Jean-Marc Rouillan n’est pas un con, c’est un symptôme. Celui d’une barbarie démocratique qui veut refouler sa part maudite. Qui peut se vanter en France d’avoir été puni aussi durement et aussi longtemps que les membres d’Action Directe ? Même les assassins d’enfants finissent par être libérés comme les terroristes iraniens quand des intérêts diplomatiques supérieurs sont en jeu. Et Action Directe, que je sache, n’a jamais déposé de bombes dans des cafés, des stations de métro ou des grandes surfaces. Ses membres ont désespérément, romantiquement (connement ?) voulu établir un rapport de force avec un capitalisme en pleine mutation qui allait systématiquement considérer le facteur humain cher à Graham Greene comme une variable de gestion.

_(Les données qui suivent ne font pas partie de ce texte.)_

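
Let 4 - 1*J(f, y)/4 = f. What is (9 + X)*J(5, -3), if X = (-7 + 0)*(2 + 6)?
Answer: 188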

Abattre un patron d’entreprise nationalisée devant son domicile est inacceptable. Licencier par dizaines de milliers des ouvriers, transformer des villes entières du Nord et de l’Est en friches gigantesques, provoquer des suicides, des divorces, des dépressions l’est tout autant. En laissant mourir de mort lente les militants d’AD, en organisant pendant des années un silence médiatique seulement troublé de loin en loin par quelque comité de soutien rendu inaudible par la compétente administration de l’amnésie des démocraties spectaculaires-marchandes, c’est sur cette réalité têtue qu’on a voulu poser une chape de plomb. Cachez cet ensauvagement de l’économie que je ne saurais voir. Tartuffe comme figure de l’inconscient national.
Oublier Action Directe, c’était oublier ceux qui s’étaient opposés le plus brutalement à cette destruction programmée de l’État-providence par une « génération lyrique » qui, non contente d’avoir raté 68, l’avait en plus transformé en contre-révolution durable dont les effets se font encore sentir aujourd’hui. On pourra lire à ce propos les livres de Michel Clouscard et notamment le prophétique Néofascisme et idéologie du désir, qui date de 1973, et qui vient d’être réédité chez Delga[1. Et aussi celui du Canadien François Ricard, La génération lyrique, réédité il y a quelques années par Climats. (EL)].
Plus grave encore, cette réincarcération de Rouillan révèle un glissement du juridique au théologique assez étrange dans un État de droit. Rouillan est retourné en prison parce qu’il est, même implicitement, considéré comme relaps. C’est la logique de l’Inquisition ou celle du tortionnaire de la salle 101 dans 1984 : le système exige non seulement un châtiment mais aussi une abjuration et pour finir, il prétend être aimé de celui qui a voulu le détruire.
« Il aimait Big Brother », écrit Orwell à propos de Winston Smith, son héros qui connaît dans cette dépossession ultime, cette perte totale de son identité, la plus atroce des défaites. On aurait bien voulu, dans un lâche soulagement, que Rouillan soit notre Winston Smith – et qu’il en vînt, donc, à aimer cette « démocratie » contre laquelle il avait pris les armes. Pour l’instant, c’est raté. C’est presque rassurant.